Berfrois

Gaming in the Stream

Print


Super Mario 3D Land, Nintendo, 2011

From Kill Screen:

While Pirate Kart is easily dismissed as fringe—a group of “no-name” hobbyists plotting raids on normal people from an uncharted island of the internet—even Mario, gaming’s most well-recognized mascot, has been influenced by the structure of the ‘net. Where once we would find a set of lava levels, desert levels, ice levels, and so on, Super Mario 3D Land has shed any semblance of a world, instead taking place within the logic of the stream. There is no longer a bird’s-eye view of a world map. The level-select screen is arranged in a straight line that you scroll back and forth. The levels before and after have little in common with the one you are currently playing—except that you jump through them. It is like reading the front page of Reddit, where headlines are arranged arbitrarily by votes; or a Twitter feed; or playing Pirate Kart. The levels are spontaneous and extremely brief, a combination that ensures I will stay glued to my 3DS until its batteries run out, no matter how often it warns me that I may be doing damage to my eyes—even though I am left afterwards with only a vague recollection of what I have been doing.

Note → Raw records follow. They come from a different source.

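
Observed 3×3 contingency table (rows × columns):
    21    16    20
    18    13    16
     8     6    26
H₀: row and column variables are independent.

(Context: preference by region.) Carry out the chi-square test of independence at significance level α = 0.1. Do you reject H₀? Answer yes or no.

Row totals [57, 47, 40], col totals [47, 35, 62], n=144
χ² = (21−18.60)²/18.60 + (16−13.85)²/13.85 + (20−24.54)²/24.54 + (18−15.34)²/15.34 + (13−11.42)²/11.42 + (16−20.24)²/20.24 + (8−13.06)²/13.06 + (6−9.72)²/9.72 + (26−17.22)²/17.22 = 10.9034
df = 4
p-value (upper-tail) = 0.02767
At α=0.1: p < α → reject H₀

reject H₀: yes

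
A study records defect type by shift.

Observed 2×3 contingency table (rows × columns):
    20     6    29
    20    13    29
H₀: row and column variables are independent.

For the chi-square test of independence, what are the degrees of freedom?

df = (r−1)(c−1) = (2−1)·(3−1) = 2

degrees of freedom = 2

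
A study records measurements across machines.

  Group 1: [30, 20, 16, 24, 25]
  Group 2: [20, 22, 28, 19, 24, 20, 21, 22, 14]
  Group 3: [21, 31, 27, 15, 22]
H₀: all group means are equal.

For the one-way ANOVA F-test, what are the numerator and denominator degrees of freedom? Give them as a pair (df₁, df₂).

degrees of freedom = [2, 16]

k = 3 groups, N = 19 total
df = (k−1, N−k) = (3−1, 19−3) = (2, 16)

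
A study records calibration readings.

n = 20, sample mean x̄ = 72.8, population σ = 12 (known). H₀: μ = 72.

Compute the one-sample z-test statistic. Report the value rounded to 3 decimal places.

SE = σ/√n = 12/√20 = 2.6833
z = (x̄−μ₀)/SE = (72.8−72)/2.6833 = 0.2981

test statistic = 0.298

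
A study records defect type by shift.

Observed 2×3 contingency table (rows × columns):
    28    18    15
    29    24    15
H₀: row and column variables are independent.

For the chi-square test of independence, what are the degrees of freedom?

df = (r−1)(c−1) = (2−1)·(3−1) = 2

degrees of freedom = 2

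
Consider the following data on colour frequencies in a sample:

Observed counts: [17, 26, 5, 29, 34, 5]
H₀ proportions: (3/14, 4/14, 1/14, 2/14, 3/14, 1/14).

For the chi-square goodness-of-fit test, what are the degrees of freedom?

df = k − 1 = 6 − 1 = 5

degrees of freedom = 5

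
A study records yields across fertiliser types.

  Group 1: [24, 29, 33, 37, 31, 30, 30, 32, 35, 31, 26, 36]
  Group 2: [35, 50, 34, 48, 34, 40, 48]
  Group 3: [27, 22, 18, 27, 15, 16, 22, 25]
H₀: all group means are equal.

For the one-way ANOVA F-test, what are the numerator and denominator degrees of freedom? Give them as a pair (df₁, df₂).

k = 3 groups, N = 27 total
df = (k−1, N−k) = (3−1, 27−3) = (2, 24)

degrees of freedom = [2, 24]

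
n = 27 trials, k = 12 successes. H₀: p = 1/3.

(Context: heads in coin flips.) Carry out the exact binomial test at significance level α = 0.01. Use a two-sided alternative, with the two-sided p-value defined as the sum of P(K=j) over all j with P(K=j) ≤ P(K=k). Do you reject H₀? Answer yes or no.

Exact binomial: n=27, k=12, p₀=1/3=0.3333
P(X=j) = C(n,j)·p₀^j·(1−p₀)^(n−j); p = Σ P(X=j) over j with P(X=j) ≤ P(X=12)
p-value (two-sided) = 0.22567
At α=0.01: p ≥ α → fail to reject H₀

reject H₀: no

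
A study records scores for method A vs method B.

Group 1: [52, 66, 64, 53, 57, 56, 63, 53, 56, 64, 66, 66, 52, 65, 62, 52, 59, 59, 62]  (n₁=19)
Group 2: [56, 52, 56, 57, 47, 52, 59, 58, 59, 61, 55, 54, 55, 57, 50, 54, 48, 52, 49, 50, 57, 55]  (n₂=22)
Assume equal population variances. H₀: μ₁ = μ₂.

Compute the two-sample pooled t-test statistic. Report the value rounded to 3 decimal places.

x̄₁=59.316, s₁=5.303, n₁=19
x̄₂=54.227, s₂=3.816, n₂=22
s_p² = [18·5.303² + 21·3.816²]/39 = 20.8197
SE = √(s_p²·(1/19+1/22)) = 1.4290
t = (59.316−54.227)/1.4290 = 3.5608
df = 39

test statistic = 3.561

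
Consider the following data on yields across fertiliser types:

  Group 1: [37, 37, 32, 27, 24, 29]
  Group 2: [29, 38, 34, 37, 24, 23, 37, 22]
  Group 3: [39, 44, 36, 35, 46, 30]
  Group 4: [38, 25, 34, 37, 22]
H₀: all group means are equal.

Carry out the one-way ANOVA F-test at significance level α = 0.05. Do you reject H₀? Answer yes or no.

reject H₀: no

Group means [31.00, 30.50, 38.33, 31.20], grand mean 32.640
SSB = Σnᵢ(x̄ᵢ−x̄)² = 257.627; SSW = ΣΣ(x−x̄ᵢ)² = 856.133
MSB = 257.627/3 = 85.8756; MSW = 856.133/21 = 40.7683
F = MSB/MSW = 2.1064
df = (3, 21)
p-value (upper-tail) = 0.12990
At α=0.05: p ≥ α → fail to reject H₀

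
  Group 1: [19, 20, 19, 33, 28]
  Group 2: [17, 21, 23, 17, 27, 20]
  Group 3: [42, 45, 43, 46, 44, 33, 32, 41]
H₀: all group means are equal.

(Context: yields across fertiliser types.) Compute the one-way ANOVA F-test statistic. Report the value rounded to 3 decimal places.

test statistic = 29.800

Group means [23.80, 20.83, 40.75], grand mean 30.000
SSB = Σnᵢ(x̄ᵢ−x̄)² = 1620.867; SSW = ΣΣ(x−x̄ᵢ)² = 435.133
MSB = 1620.867/2 = 810.4333; MSW = 435.133/16 = 27.1958
F = MSB/MSW = 29.7999
df = (2, 16)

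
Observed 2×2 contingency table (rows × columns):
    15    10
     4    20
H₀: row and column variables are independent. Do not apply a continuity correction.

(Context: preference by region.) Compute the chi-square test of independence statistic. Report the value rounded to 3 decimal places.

Row totals [25, 24], col totals [19, 30], n=49
χ² = (15−9.69)²/9.69 + (10−15.31)²/15.31 + (4−9.31)²/9.31 + (20−14.69)²/14.69 = 9.6854
df = 1

test statistic = 9.685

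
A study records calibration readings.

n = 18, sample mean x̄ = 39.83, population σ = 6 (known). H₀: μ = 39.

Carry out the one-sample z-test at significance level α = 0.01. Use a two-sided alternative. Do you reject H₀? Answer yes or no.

reject H₀: no

SE = σ/√n = 6/√18 = 1.4142
z = (x̄−μ₀)/SE = (39.83−39)/1.4142 = 0.5869
p-value (two-sided) = 0.55727
At α=0.01: p ≥ α → fail to reject H₀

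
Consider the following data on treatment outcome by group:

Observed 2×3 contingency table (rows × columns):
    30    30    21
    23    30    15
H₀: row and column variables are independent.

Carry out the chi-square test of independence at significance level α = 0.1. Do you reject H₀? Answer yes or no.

Row totals [81, 68], col totals [53, 60, 36], n=149
χ² = (30−28.81)²/28.81 + (30−32.62)²/32.62 + (21−19.57)²/19.57 + (23−24.19)²/24.19 + (30−27.38)²/27.38 + (15−16.43)²/16.43 = 0.7964
df = 2
p-value (upper-tail) = 0.67154
At α=0.1: p ≥ α → fail to reject H₀

reject H₀: no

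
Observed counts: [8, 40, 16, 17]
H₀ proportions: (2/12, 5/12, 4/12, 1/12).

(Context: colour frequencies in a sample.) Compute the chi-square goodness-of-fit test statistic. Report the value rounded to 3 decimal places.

n = 81; E_i = n·p_i = [13.50, 33.75, 27.00, 6.75]
χ² = (8−13.50)²/13.50 + (40−33.75)²/33.75 + (16−27.00)²/27.00 + (17−6.75)²/6.75 = 23.4444
df = 3

test statistic = 23.444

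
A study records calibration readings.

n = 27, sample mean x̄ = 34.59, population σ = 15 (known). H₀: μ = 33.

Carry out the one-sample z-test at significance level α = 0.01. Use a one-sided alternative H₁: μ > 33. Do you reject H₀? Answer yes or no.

reject H₀: no

SE = σ/√n = 15/√27 = 2.8868
z = (x̄−μ₀)/SE = (34.59−33)/2.8868 = 0.5508
p-value (one-sided, H₁ greater) = 0.29089
At α=0.01: p ≥ α → fail to reject H₀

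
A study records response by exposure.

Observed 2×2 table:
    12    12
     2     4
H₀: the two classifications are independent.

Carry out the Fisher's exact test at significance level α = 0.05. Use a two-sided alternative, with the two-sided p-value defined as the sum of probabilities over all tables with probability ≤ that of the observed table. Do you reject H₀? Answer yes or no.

Margins: r₁=24, r₂=6, c₁=14, c₂=16, n=30
p_obs = C(24,12)·C(6,2)/C(30,14); sum pmf over tables with pmf ≤ p_obs
p-value (two-sided) = 0.65670
At α=0.05: p ≥ α → fail to reject H₀

reject H₀: no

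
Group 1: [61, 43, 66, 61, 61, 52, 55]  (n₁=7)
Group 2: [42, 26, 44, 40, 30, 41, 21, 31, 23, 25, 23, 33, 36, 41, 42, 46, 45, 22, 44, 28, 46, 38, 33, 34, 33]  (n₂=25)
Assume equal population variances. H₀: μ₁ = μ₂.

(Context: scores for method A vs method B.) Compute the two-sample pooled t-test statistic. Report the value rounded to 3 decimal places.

x̄₁=57.000, s₁=7.681, n₁=7
x̄₂=34.680, s₂=8.275, n₂=25
s_p² = [6·7.681² + 24·8.275²]/30 = 66.5813
SE = √(s_p²·(1/7+1/25)) = 3.4893
t = (57.000−34.680)/3.4893 = 6.3968
df = 30

test statistic = 6.397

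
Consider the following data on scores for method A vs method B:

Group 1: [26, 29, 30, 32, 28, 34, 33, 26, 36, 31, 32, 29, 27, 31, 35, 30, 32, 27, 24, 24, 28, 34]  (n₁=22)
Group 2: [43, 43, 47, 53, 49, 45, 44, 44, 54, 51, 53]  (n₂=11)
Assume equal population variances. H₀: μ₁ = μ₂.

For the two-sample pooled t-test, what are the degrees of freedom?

df = n₁ + n₂ − 2 = 22 + 11 − 2 = 31

degrees of freedom = 31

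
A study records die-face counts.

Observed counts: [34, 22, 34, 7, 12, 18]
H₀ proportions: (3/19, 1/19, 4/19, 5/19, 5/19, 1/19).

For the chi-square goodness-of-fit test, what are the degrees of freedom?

df = k − 1 = 6 − 1 = 5

degrees of freedom = 5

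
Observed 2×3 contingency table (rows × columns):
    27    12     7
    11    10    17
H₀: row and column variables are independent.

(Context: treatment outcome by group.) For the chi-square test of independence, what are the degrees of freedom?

degrees of freedom = 2

df = (r−1)(c−1) = (2−1)·(3−1) = 2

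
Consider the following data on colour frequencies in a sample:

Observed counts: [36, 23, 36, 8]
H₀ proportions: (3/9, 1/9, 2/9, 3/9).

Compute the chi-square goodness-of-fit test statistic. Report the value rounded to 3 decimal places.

n = 103; E_i = n·p_i = [34.33, 11.44, 22.89, 34.33]
χ² = (36−34.33)²/34.33 + (23−11.44)²/11.44 + (36−22.89)²/22.89 + (8−34.33)²/34.33 = 39.4563
df = 3

test statistic = 39.456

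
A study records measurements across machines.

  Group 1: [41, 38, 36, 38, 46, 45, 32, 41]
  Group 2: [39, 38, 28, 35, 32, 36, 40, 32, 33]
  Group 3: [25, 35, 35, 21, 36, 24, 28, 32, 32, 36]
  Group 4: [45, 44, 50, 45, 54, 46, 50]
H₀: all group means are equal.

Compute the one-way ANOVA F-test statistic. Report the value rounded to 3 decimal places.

test statistic = 21.296

Group means [39.62, 34.78, 30.40, 47.71], grand mean 37.294
SSB = Σnᵢ(x̄ᵢ−x̄)² = 1335.800; SSW = ΣΣ(x−x̄ᵢ)² = 627.259
MSB = 1335.800/3 = 445.2666; MSW = 627.259/30 = 20.9086
F = MSB/MSW = 21.2958
df = (3, 30)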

It’s as if the stream—this never-ending current of information, which lets us feel that we are a part of something else, even when we are doing something presently, and that reminds us that the world is moving with incremental ticks—is now needed to distract us from games, the things that distract us from life.

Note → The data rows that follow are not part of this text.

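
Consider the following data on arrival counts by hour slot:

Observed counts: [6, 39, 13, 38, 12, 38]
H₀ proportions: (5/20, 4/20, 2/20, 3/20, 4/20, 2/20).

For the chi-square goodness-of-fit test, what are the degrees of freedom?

df = k − 1 = 6 − 1 = 5

degrees of freedom = 5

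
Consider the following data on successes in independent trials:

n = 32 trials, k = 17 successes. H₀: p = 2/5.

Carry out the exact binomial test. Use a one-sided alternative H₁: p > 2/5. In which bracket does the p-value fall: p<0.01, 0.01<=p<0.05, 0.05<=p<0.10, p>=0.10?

p-value bracket: 0.05<=p<0.10

Exact binomial: n=32, k=17, p₀=2/5=0.4000
P(X≥17) from Σ C(n,i)·p₀^i·(1−p₀)^(n−i)
p-value (one-sided, H₁ greater) = 0.09197
→ bracket: 0.05<=p<0.10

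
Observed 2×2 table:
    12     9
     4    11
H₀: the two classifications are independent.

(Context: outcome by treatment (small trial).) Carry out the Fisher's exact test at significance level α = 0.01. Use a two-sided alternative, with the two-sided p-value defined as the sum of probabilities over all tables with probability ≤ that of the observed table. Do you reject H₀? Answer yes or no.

reject H₀: no

Margins: r₁=21, r₂=15, c₁=16, c₂=20, n=36
p_obs = C(21,12)·C(15,4)/C(36,16); sum pmf over tables with pmf ≤ p_obs
p-value (two-sided) = 0.09585
At α=0.01: p ≥ α → fail to reject H₀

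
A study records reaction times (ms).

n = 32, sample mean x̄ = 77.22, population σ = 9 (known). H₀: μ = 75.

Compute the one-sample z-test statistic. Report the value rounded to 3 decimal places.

test statistic = 1.395

SE = σ/√n = 9/√32 = 1.5910
z = (x̄−μ₀)/SE = (77.22−75)/1.5910 = 1.3954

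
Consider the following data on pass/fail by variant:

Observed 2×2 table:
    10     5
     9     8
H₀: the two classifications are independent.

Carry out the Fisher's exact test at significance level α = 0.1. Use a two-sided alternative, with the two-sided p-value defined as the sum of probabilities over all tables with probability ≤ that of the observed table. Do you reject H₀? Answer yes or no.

Margins: r₁=15, r₂=17, c₁=19, c₂=13, n=32
p_obs = C(15,10)·C(17,9)/C(32,19); sum pmf over tables with pmf ≤ p_obs
p-value (two-sided) = 0.49053
At α=0.1: p ≥ α → fail to reject H₀

reject H₀: no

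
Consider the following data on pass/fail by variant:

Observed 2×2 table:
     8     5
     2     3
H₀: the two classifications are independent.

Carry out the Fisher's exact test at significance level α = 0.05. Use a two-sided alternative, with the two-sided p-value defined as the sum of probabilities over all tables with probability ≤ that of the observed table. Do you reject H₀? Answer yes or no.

reject H₀: no

Margins: r₁=13, r₂=5, c₁=10, c₂=8, n=18
p_obs = C(13,8)·C(5,2)/C(18,10); sum pmf over tables with pmf ≤ p_obs
p-value (two-sided) = 0.60784
At α=0.05: p ≥ α → fail to reject H₀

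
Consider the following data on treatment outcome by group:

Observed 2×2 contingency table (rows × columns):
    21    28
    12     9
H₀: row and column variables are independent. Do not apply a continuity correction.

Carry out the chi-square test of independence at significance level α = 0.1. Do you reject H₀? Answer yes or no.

reject H₀: no

Row totals [49, 21], col totals [33, 37], n=70
χ² = (21−23.10)²/23.10 + (28−25.90)²/25.90 + (12−9.90)²/9.90 + (9−11.10)²/11.10 = 1.2039
df = 1
p-value (upper-tail) = 0.27254
At α=0.1: p ≥ α → fail to reject H₀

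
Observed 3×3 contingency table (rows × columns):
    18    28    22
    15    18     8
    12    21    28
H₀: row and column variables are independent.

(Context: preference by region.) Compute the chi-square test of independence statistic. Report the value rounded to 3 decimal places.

test statistic = 8.406

Row totals [68, 41, 61], col totals [45, 67, 58], n=170
χ² = (18−18.00)²/18.00 + (28−26.80)²/26.80 + (22−23.20)²/23.20 + (15−10.85)²/10.85 + (18−16.16)²/16.16 + (8−13.99)²/13.99 + (12−16.15)²/16.15 + (21−24.04)²/24.04 + (28−20.81)²/20.81 = 8.4063
df = 4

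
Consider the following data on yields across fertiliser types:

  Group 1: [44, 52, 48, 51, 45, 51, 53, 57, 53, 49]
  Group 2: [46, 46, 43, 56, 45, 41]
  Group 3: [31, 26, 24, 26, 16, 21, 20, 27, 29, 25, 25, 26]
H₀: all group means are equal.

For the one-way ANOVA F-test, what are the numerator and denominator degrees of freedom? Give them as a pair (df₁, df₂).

degrees of freedom = [2, 25]

k = 3 groups, N = 28 total
df = (k−1, N−k) = (3−1, 28−3) = (2, 25)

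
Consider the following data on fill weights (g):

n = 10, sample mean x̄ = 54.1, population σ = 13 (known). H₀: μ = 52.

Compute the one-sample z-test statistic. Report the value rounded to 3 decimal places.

SE = σ/√n = 13/√10 = 4.1110
z = (x̄−μ₀)/SE = (54.1−52)/4.1110 = 0.5108

test statistic = 0.511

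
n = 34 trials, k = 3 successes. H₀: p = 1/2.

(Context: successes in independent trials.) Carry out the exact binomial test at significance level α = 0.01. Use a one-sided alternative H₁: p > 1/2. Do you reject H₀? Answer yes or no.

reject H₀: no

Exact binomial: n=34, k=3, p₀=1/2=0.5000
P(X≥3) from Σ C(n,i)·p₀^i·(1−p₀)^(n−i)
p-value (one-sided, H₁ greater) = 1.00000
At α=0.01: p ≥ α → fail to reject H₀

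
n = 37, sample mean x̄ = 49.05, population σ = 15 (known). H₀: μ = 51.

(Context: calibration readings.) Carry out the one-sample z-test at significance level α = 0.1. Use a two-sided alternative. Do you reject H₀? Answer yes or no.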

The reason why none of this bothers me—that the stream is corrupting thought, that I need to be distracted from my own distractions, and that one day all big-budget games may be a small version of Facebook—is, unfortunately, a crass one: I like it. I like when images flit before my eyes and quickly fade away. I like the rush of nervous energy that comes from short bursts of wildly varied content, because I don’t have the patience to sit through 15 hours to get to the good part. I like when a game acknowledges that it is a part of a greater world around it, occasionally commenting on it, even having me interact with it, instead of creating a massive, digital world for me to lose myself in. I like gaming in the stream.